The most persistent and grotesque characteristic of apartheid South Africa was the creation and maintenance of inequality premised on the superiority of one race over another. For well over three hundred years its policy focus and decisions were directed at reinforcing and sustaining the status quo with a view to ensuring that equal opportunity was denied to the majority of black people.
The focus of the black struggle for change was therefore driven by the vision that called for the dismantling and restructuring of the political economic system and substituting it with a system that was premised on equal rights for all, and fair and equal opportunity to realise one’s dreams in a constitutional democracy.
The first and most significant step in this transformation trajectory was the successful negotiation and conclusion of our widely admired constitution. The holding of our peaceful and successful elections in 1994 was a powerful statement by all South Africans for a desire to protect and sustain a peaceful transition. In effect, the transition marked the reality that the power to decide on the future direction of the country was now vested in a democratically elected government and our electoral system also ensured that all minority groups had a fair opportunity for making their voices heard.
With this act, the political aspect of our political economic restructuring agenda was achieved. The political power dynamics were changed forever in line with our constitutional aspirations. However, it was clear that this was only a small step in a long process that required that we build solid democratic institutions to buttress our young and fledgling democracy. We have done reasonably well in this regard and in reconstructing and building an independent judicial system and vigorous institutions in the past 20 years.
A major challenge and an outstanding question is how we engage on a broad and deep manner on the question of how to resolve the question of reducing the persistent wealth inequality that defines our country.
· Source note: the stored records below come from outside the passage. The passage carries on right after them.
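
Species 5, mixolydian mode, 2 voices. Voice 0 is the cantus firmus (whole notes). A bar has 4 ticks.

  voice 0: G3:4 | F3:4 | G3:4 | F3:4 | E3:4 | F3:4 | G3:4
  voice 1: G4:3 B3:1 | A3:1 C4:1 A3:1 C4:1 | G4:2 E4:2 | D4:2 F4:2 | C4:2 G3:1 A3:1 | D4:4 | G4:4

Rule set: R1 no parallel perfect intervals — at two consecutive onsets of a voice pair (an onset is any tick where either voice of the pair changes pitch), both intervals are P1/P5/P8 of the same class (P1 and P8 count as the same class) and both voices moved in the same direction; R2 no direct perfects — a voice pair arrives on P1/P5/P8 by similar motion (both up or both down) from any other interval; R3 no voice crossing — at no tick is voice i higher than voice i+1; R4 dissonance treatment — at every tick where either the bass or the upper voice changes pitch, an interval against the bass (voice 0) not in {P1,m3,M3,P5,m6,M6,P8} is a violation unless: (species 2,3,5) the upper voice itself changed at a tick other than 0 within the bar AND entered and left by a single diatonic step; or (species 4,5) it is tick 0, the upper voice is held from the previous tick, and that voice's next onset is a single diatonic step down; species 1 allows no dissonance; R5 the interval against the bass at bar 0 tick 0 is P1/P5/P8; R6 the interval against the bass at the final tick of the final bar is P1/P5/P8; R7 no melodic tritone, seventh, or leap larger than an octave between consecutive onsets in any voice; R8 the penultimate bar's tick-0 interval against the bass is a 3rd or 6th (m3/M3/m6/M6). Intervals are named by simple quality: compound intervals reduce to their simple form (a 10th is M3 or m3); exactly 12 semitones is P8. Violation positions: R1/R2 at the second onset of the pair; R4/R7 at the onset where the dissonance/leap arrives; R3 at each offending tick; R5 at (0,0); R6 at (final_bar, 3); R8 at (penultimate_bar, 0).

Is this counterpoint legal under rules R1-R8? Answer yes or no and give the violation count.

bar 0: v0=G3 v1=G4 (P8)
bar 1: v0=F3 v1=A3 (M3)
bar 2: v0=G3 v1=G4 (P8)
bar 3: v0=F3 v1=D4 (M6)
bar 4: v0=E3 v1=C4 (m6)
bar 5: v0=F3 v1=D4 (M6)
bar 6: v0=G3 v1=G4 (P8)
  R2 @ bar2.0: F3/C4 P5 -> G3/G4 P8 similar
  R4 @ bar4.3: E3/A3 P4 untreated
  R2 @ bar6.0: F3/D4 M6 -> G3/G4 P8 similar

No (3 violations)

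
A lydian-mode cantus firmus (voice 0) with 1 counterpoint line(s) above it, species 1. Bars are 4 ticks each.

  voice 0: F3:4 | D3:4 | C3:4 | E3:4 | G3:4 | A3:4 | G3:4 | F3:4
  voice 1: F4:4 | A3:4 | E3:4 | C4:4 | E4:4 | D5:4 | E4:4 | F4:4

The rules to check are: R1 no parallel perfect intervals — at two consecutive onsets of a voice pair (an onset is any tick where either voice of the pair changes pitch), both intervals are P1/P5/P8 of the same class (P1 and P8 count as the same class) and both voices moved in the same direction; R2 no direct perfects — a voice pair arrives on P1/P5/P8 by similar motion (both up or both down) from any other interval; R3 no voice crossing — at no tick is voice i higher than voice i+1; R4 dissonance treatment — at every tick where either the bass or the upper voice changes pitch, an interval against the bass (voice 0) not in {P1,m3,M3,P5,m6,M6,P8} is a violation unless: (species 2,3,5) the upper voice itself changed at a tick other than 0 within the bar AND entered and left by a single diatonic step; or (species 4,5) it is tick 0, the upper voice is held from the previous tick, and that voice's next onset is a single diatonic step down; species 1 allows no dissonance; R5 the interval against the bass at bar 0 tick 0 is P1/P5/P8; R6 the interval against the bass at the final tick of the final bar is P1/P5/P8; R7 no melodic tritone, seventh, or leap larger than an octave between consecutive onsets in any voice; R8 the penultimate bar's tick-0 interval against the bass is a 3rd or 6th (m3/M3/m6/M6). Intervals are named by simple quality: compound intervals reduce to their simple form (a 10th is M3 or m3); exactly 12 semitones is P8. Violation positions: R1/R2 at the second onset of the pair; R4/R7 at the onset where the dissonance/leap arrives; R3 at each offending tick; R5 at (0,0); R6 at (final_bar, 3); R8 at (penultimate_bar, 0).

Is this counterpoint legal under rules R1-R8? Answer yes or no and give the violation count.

bar 0: v0=F3 v1=F4 (P8)
bar 1: v0=D3 v1=A3 (P5)
bar 2: v0=C3 v1=E3 (M3)
bar 3: v0=E3 v1=C4 (m6)
bar 4: v0=G3 v1=E4 (M6)
bar 5: v0=A3 v1=D5 (P4)
bar 6: v0=G3 v1=E4 (M6)
bar 7: v0=F3 v1=F4 (P8)
  R2 @ bar1.0: F3/F4 P8 -> D3/A3 P5 similar
  R4 @ bar5.0: A3/D5 P4 untreated
  R7 @ bar5.0: E4->D5 leap 10st
  R7 @ bar6.0: D5->E4 leap 10st

No (4 violations)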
The future stability of our country will depend on how we resolve this structural weakness. This is an issue that has preoccupied governments since the formation of nation states, and responsible governments have always come with policy interventions that are aimed at protecting the poor and creating a fair and equitable environment for the pursuit of individual enterprise. The apartheid regime was concerned with protecting the interests of a racially defined minority.
We have done extremely well in terms of developing and implementing policies that were designed to improve the lot of the poor. But we have done very little or nothing to fundamentally address the reality of unfair accumulation of wealth by a racially defined minority group under apartheid. The challenge of finding a broadly acceptable formula for redress and redistribution will remain the most critical and illusive challenge of our democratic transition.
Nothing in the Labour Relations Act of 1995, the Employment Equity Act of 1998 or the contemplated revisions to the Black Economic Empowerment Act will deliver the desired outcomes. The reality is that the constellation of economic and political power relationships that was the key driver to the racially defined political elite in the apartheid era has been replicated since the beginning of our democratic dispensation in 1994.
What has happened is that inequality has grown consistently in the past 20 years, achieving for us the inglorious distinction of being the most unequal nation in the world, powered by the effect and outcome of our black economic empowerment policies and programmes that have tended to benefit the narrow interests of the politically connected. The largest gains in terms of wealth accumulation in the democratic dispensation have accrued to those that benefitted from unfair protection under apartheid and now also include the black and politically connected elite. This situation is unsustainable and undesirable for the stability of a democracy as young as ours.